Gujar Mahekta R, Wang Hongyan
Neuroscience & Behavioral Disorders Programme, Duke-NUS Medical School, 8 College Road, 169857, Singapore.
Department of Physiology, Yong Loo Lin School of Medicine, National University of Singapore, 117597, Singapore.
Oxf Open Neurosci. 2022 May 4;1:kvac001. doi: 10.1093/oons/kvac001. eCollection 2022.

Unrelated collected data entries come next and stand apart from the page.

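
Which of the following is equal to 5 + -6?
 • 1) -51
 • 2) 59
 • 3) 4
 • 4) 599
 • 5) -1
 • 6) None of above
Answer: 5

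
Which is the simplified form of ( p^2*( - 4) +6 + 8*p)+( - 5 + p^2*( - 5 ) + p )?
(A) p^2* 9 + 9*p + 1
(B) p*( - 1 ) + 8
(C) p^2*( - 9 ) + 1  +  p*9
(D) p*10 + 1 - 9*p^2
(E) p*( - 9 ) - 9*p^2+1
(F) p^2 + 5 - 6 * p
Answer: C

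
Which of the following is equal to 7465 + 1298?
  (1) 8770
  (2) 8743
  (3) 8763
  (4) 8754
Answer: 3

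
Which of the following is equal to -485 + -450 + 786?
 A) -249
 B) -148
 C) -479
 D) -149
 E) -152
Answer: D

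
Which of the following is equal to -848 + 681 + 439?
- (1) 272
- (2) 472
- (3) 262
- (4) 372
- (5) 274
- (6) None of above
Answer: 1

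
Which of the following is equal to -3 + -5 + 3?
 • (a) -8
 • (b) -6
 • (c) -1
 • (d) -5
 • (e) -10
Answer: d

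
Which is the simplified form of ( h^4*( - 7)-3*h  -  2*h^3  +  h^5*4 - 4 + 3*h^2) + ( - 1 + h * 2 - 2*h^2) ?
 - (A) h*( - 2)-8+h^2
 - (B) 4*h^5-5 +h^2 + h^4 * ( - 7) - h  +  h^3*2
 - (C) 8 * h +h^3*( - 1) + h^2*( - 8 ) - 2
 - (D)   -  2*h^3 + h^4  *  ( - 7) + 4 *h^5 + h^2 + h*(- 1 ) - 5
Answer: D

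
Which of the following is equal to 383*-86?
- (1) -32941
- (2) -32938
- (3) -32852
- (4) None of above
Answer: 2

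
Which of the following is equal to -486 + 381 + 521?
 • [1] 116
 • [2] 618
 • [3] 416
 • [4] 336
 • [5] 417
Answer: 3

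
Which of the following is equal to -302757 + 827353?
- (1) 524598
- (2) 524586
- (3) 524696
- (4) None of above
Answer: 4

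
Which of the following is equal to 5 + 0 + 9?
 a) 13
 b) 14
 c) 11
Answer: b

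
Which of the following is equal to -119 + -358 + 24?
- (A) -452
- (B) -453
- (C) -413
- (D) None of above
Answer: B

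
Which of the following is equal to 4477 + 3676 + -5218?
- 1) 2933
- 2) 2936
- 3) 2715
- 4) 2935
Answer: 4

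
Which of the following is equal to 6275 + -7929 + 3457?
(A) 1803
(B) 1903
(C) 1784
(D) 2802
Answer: A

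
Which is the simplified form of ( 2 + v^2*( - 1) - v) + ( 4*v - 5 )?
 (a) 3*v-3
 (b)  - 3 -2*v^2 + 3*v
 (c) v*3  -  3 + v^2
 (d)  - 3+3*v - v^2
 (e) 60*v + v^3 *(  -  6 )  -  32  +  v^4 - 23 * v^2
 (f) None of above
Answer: d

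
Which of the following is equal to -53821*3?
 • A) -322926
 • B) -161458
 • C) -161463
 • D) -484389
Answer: C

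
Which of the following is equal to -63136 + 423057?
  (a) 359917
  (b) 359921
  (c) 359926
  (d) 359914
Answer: b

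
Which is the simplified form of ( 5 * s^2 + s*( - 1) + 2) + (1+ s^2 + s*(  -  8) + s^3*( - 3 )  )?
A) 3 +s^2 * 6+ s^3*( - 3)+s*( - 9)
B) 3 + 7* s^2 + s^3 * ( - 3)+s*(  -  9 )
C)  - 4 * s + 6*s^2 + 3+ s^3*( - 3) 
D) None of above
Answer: A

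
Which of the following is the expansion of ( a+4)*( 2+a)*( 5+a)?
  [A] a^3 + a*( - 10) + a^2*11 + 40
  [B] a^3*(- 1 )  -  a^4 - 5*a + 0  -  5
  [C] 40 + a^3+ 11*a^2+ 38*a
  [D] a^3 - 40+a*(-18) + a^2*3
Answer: C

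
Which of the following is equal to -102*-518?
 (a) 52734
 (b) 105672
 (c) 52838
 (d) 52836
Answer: d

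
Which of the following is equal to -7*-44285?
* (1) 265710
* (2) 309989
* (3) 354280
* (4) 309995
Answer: 4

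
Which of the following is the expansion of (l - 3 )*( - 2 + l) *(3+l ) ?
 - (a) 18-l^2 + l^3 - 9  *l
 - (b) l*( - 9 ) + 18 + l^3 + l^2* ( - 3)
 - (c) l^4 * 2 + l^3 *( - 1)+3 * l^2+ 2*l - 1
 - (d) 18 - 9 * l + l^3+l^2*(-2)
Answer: d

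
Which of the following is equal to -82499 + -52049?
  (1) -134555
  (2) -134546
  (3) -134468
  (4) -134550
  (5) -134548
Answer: 5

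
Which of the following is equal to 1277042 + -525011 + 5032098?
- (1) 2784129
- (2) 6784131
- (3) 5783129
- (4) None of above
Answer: 4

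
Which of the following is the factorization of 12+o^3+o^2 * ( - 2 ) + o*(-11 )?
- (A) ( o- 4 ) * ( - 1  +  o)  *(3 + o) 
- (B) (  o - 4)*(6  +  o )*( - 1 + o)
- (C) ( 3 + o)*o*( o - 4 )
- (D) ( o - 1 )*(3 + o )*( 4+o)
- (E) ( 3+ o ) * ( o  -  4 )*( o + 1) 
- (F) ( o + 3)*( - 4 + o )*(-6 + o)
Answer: A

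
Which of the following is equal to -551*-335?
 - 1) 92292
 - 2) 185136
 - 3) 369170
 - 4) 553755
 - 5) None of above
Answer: 5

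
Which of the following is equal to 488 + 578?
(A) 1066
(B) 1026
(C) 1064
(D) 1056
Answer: A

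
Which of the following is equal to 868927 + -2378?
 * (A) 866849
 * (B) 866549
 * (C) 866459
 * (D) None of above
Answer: B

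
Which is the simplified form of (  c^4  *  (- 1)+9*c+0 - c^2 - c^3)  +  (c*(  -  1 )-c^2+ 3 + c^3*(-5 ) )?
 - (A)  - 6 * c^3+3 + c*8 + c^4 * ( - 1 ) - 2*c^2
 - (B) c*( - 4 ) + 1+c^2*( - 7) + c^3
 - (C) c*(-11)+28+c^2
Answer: A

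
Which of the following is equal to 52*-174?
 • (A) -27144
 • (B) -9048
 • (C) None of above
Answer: B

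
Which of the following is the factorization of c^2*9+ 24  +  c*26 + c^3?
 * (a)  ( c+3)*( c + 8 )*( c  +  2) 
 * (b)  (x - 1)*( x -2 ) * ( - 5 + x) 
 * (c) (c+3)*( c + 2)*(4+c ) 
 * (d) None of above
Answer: c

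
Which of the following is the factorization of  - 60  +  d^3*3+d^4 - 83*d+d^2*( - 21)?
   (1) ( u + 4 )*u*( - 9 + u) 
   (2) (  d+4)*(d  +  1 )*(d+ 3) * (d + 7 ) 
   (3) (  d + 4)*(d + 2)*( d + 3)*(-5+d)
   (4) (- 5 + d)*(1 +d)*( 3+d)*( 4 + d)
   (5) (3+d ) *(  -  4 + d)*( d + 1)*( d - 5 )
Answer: 4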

The balance between proliferation and quiescence of stem cells is crucial in maintaining tissue homeostasis. Neural stem cells (NSCs) in the brain have the ability to be reactivated from a reversible quiescent state to generate new neurons. However, how NSCs transit between quiescence and reactivation remains largely elusive. larval brain NSCs, also known as neuroblasts, have emerged as an excellent model to study molecular mechanisms underlying NSC quiescence and reactivation. Here, we discuss our current understanding of the molecular mechanisms underlying the reactivation of quiescent NSCs in . We review the most recent advances on epigenetic regulations and microtubule cytoskeleton in quiescent NSCs and their cross-talk with signaling pathways that are required in regulating NSC reactivation.
干细胞增殖与静止之间的平衡对于维持组织稳态至关重要。大脑中的神经干细胞(NSCs)能够从可逆的静止状态重新激活以产生新的神经元。然而,神经干细胞如何在静止和重新激活之间转变仍 largely 难以捉摸。幼虫脑内的神经干细胞,也称为成神经细胞,已成为研究神经干细胞静止和重新激活潜在分子机制的优秀模型。在这里,我们讨论了目前对静止神经干细胞重新激活潜在分子机制的理解。我们回顾了静止神经干细胞中表观遗传调控和微管细胞骨架的最新进展,以及它们与调节神经干细胞重新激活所需信号通路的相互作用。